I'm not young, but neither am I not-young. I'm between being young and being not-young.
I feel like I need to say this primarily because of what I am going to talk about next.
I recently came across a podcast called "No One Can Know About This" which is basically a Let's Play for all of the currently released American Final Fantasy games.
I devoured the first season in two days (that's around 6+ hours of listening), and the second the first season finished, immediately downloaded every episode of season 2 (which has 14 episodes), and also downloaded all of season 3 (which has 27 episodes).
I'm not sure why, but listening to this podcast was refreshing. I felt like I had access to my childhood again, that years and years of being away from home, even being away from my home country, and listening to two guys grumble about grinding monsters in a forest, suddenly I felt like I was home again.

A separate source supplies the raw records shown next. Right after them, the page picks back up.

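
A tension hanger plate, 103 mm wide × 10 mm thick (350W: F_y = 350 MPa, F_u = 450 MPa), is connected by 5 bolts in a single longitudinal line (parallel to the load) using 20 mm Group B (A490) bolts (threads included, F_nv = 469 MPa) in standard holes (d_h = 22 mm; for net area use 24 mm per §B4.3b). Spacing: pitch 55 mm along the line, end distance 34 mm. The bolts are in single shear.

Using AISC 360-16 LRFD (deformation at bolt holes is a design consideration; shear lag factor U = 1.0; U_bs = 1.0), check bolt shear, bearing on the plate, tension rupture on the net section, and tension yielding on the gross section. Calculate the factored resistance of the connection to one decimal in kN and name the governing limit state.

266.6 kN (net-section rupture governs)

Bolt shear: A_b = π(20)²/4 = 314.16 mm². φR_n = 0.75 × 469 × 314.16 × 5 × 1 = 552.5 kN.
Bearing (10 mm plate, F_u = 450 MPa): end bolts L_c = 34 − 22/2 = 23, R_n = min(1.2×23×10×450, 2.4×20×10×450) = 124.2 kN/bolt; interior L_c = 55 − 22 = 33, R_n = 178.2 kN/bolt. φR_n = 0.75 × (1×124.2 + 4×178.2) = 627.8 kN.
Tension rupture (net): A_n = (103 − 1×24)×10 = 790 mm² (U = 1.0, A_e = A_n). φR_n = 0.75 × 450 × 790 = 266.6 kN.
Tension yield (gross): A_g = 103×10 = 1030 mm². φR_n = 0.90 × 350 × 1030 = 324.5 kN.
Governing: min(552.5, 627.8, 266.6, 324.5) = 266.6 kN → net-section rupture.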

Of course, the feeling goes away as soon as you remove your earphones, but for that precious hour I forget whatever else is around me and remember when times were more innocent. When the only things I worried about was what game was coming out next, whether I remembered to pick up the toy I left when I climbed that tree in the front yard, or if I had cleaned my room yet.
It's a fantasy, of course. Which is why I think - after listening to 6 hours of the first season - I felt so incredibly drained and just wanted to shut my eyes and take a nap.
It's a very odd feeling. That rush of freedom, of access, like a spring wind is moving through your bones, and then suddenly the realization that gravity is actually a thing and it's happening right now.